Thankfully the back didn’t seize up after the race, as I thought it might. Looking back on how the race went, I was really happy with how was able to maintain a perceived hard level of exertion for the entire distance. I was also really happy with how I managed to overcome my moments of self-doubt. Mid-race I started having that mental moment where I start to question my ability, “Ok, I’m only half way through this, I just don’t know if I can hold this effort level for ANOTHER 4 miles.” I almost started to believe it. And then my back started acting like it needed attention That’s the moment when I chose to turn my headphone music up a little louder, took my energy gel, and just focused on each individual mile. I decided to play my favorite running game, “seek and destroy”. Basically, at the start of each mile, I spot someone ahead of me and make it my mission to pass them by start of the next mile. It’s fun and it keeps you pushing hard, a perfect distraction at that point in the race.

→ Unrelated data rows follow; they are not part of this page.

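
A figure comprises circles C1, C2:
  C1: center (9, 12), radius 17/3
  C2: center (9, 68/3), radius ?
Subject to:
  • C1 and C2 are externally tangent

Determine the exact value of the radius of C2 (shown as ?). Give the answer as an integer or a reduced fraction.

1. [ext C1·C2]  r_C2² + (34/3)r_C2 − 245/3 = 0  ⇒  r_C2 = 5 (r>0 drops 1)

5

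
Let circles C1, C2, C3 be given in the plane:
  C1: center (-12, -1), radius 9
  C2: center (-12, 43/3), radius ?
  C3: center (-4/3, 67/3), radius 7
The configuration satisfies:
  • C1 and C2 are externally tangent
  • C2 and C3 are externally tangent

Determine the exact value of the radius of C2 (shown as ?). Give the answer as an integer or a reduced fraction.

19/3

1. [ext C1·C2]  r_C2² + 18r_C2 − 1387/9 = 0  ⇒  r_C2 = 19/3 (r>0 drops 1)
2. [ext C2·C3]  r_C2² + 14r_C2 − 1159/9 = 0  ⇒  r_C2 = 19/3 (r>0 drops 1)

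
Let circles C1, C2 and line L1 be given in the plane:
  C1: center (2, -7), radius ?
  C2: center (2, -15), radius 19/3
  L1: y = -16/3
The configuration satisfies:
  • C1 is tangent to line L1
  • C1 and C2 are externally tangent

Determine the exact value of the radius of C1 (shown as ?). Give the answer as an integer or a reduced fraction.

5/3

1. [C1‖L1]  r_C1² − 25/9 = 0  ⇒  r_C1 = 5/3 (r>0 drops 1)
2. [ext C1·C2]  r_C1² + (38/3)r_C1 − 215/9 = 0  ⇒  r_C1 = 5/3 (r>0 drops 1)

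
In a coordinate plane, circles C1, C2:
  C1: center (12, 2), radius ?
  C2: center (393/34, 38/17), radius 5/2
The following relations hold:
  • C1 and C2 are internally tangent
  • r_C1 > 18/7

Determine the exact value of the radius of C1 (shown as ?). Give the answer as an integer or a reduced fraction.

3

1. [int C1,C2]  r_C1² − 5r_C1 + 6 = 0  ⇒  r_C1 = 2 or 3
2. given r_C1 > 18/7: keep 3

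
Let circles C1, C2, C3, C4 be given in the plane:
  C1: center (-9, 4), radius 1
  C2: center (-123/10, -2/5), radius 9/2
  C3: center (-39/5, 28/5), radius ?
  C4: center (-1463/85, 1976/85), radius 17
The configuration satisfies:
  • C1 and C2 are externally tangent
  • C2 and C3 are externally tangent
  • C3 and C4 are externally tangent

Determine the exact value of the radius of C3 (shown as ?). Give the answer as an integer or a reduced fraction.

3

1. [ext C2·C3]  r_C3² + 9r_C3 − 36 = 0  ⇒  r_C3 = 3 (r>0 drops 1)
2. [ext C3·C4]  r_C3² + 34r_C3 − 111 = 0  ⇒  r_C3 = 3 (r>0 drops 1)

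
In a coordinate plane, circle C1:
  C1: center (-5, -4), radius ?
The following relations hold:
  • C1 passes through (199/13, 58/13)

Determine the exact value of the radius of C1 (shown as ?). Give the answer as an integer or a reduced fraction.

22

1. [C1∋P]  r_C1² − 484 = 0  ⇒  r_C1 = 22 (r>0 drops 1)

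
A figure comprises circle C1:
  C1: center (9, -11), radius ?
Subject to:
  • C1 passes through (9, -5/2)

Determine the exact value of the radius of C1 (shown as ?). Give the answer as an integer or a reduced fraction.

17/2

1. [C1∋P]  r_C1² − 289/4 = 0  ⇒  r_C1 = 17/2 (r>0 drops 1)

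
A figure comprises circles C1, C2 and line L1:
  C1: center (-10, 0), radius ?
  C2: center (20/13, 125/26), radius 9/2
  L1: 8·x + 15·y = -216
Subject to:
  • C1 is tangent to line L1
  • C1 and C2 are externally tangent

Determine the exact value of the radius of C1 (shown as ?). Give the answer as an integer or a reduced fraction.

8

1. [C1‖L1]  r_C1² − 64 = 0  ⇒  r_C1 = 8 (r>0 drops 1)
2. [ext C1·C2]  r_C1² + 9r_C1 − 136 = 0  ⇒  r_C1 = 8 (r>0 drops 1)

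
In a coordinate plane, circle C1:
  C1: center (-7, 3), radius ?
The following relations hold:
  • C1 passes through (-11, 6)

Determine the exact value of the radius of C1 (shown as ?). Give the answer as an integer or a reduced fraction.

5

1. [C1∋P]  r_C1² − 25 = 0  ⇒  r_C1 = 5 (r>0 drops 1)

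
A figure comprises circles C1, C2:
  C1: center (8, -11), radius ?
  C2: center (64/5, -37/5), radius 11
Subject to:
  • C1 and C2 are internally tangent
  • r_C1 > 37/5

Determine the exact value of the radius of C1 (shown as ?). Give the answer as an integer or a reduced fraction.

1. [int C1,C2]  r_C1² − 22r_C1 + 85 = 0  ⇒  r_C1 = 5 or 17
2. given r_C1 > 37/5: keep 17

17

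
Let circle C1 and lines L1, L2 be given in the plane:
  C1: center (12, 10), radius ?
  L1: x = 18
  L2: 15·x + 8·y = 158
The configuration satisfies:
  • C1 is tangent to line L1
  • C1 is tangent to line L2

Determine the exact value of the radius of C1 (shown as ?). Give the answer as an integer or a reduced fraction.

6

1. [C1‖L1]  r_C1² − 36 = 0  ⇒  r_C1 = 6 (r>0 drops 1)
2. [C1‖L2]  r_C1² − 36 = 0  ⇒  r_C1 = 6 (r>0 drops 1)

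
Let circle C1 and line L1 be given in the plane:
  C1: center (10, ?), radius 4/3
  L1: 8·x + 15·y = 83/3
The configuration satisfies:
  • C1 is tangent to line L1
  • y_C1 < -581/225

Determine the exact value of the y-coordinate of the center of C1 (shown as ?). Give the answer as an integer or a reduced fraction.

1. [C1‖L1]  y_C1² + (314/45)y_C1 + 89/9 = 0  ⇒  y_C1 = -5 or -89/45
2. given y_C1 < -581/225: keep -5

-5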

With Saturday’s race under my belt and feeling quite happy with my performance, I chose to take Sunday completely off. Not an easy decision. It was such an amazingly gorgeous day, and I so badly wanted to be out running the trails and maybe make a trip or two up the Incline. Instead I did yoga and worked on some of my squat range-of-motion issues. That’s right, I finally made the smart decision and rested BEFORE re-injuring myself. It paid off because I felt amazingly well-rested on Monday morning, and all week I’ve been free of back spasms.

So the biggest lesson I’m taking away from this week is that I really need to listen to my body. Taking the time to give it what it is crying out for (rest, stretching, etc.) and perhaps missing a workout or two as a result is NOT going to derail my overall training efforts. In fact, by ignoring what my body has been hinting at all along, I’m actually putting myself at risk of a major injury. That would definitely drive my season into the ditch and result in unprecedented crankiness from lack of exercise. No one wins in that scenario. So please, for the sake of your training, and those who have to deal with you on a daily basis, listen to your body and give it what it needs.